Security- und Backup-Mängel

Über die Hälfte der Nutzer gibt Geschäftsdaten per Teams weiter

Laut einer aktuellen Studie bedarf es in vielen Unternehmen einer besseren Absicherung für Daten, die über Microsoft Teams geteilt werden.

Security- und Backup-Mängel

Durch die zunehmende Nutzung von Chat-Diensten ist auch das Risiko für den Verlust von geschäftskritischen Informationen in User-Chats gestiegen.

Eine vom Sicherheitsanbieter Hornetsecurity in Auftrag gegebene und von Techconsult durchgeführte Studie unterstreicht den oft übersehenen Bedarf an Teams-Backup und Security. Fast die Hälfte der befragten Nutzer (45 Prozent) gab an, häufig vertrauliche und kritische Informationen über die Plattform zu versenden. Die interne Unternehmenskommunikation über Chat hat sich in vielen Unternehmen inzwischen etabliert und befindet sich damit fast auf dem gleichen Niveau wie die Kommunikation per E-Mail.

Die Analyse ergab darüber hinaus, dass 90 Prozent der Befragten User-Chats (Direktnachrichten) im direkten Vergleich zu Gruppenunterhaltungen (in einem Teams-Channel) bevorzugen. Insgesamt senden mehr als 41 Prozent der Mitarbeiter zudem mindestens 10 User-Chat-Nachrichten pro Tag. Durch die persönliche Präferenz entsteht eine ungleiche Verteilung der Kommunikation innerhalb der Plattform. Nur etwas mehr als ein Viertel aller Nachrichten (26 Prozent) werden in Teams-Channel-Konversationen versendet.

Fast die Hälfte (45 Prozent) der Befragten teilt zudem häufig vertrauliche und sensible Informationen über Teams, wobei hiervon 51 Prozent häufig geschäftsrelevante Dokumente und Daten versenden.

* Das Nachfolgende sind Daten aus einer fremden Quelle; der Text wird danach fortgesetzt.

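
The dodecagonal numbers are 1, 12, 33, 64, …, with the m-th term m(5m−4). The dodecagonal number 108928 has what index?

148

Set n(5n−4) = 108928, giving 5n² − 4n − 108928 = 0.
So n = (4 + 1476) / 10 = 1480/10 = 148.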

Nur 29 Prozent der Nutzer verwenden zum Versand von eingeschränkten oder vertraulichen Daten ein Arbeitsgerät.

Es ist leicht, Fehler zu machen

Die Umfrage zeigte auch, dass 48 Prozent der Befragten Nachrichten über Teams verschickten, die sie nicht hätten verschicken sollen. Beachtlich ist, dass von dieser Gruppe bereits 88 Prozent in der Nutzung von Kollaborationslösungen geschult worden waren. Dies verdeutlicht neben einem verbesserten Backup auch den Bedarf an besseren Schulungen zur Nutzung von Teams sowie zu den Risiken des Versands sensibler Daten.

Backup-Lösung in Betracht ziehen

Mehr als die Hälfte der Befragten (56 Prozent) sieht in der Schulung und Sensibilisierung der Mitarbeiter den wichtigsten Ansatz zur Verringerung der Cybersicherheitsrisiken. Da jedoch 89 Prozent der Befragten eher den direkten User-Chat zur Kommunikation nutzen, ist es wichtig, eine Backup-Lösung zu verwenden, die alle kollaborativen Funktionen von Teams schützt. Bei der Online-Befragung wurden im August 2022 insgesamt 540 Teilnehmer aus Unternehmen aller Branchen mit mindestens 50 Mitarbeitern befragt.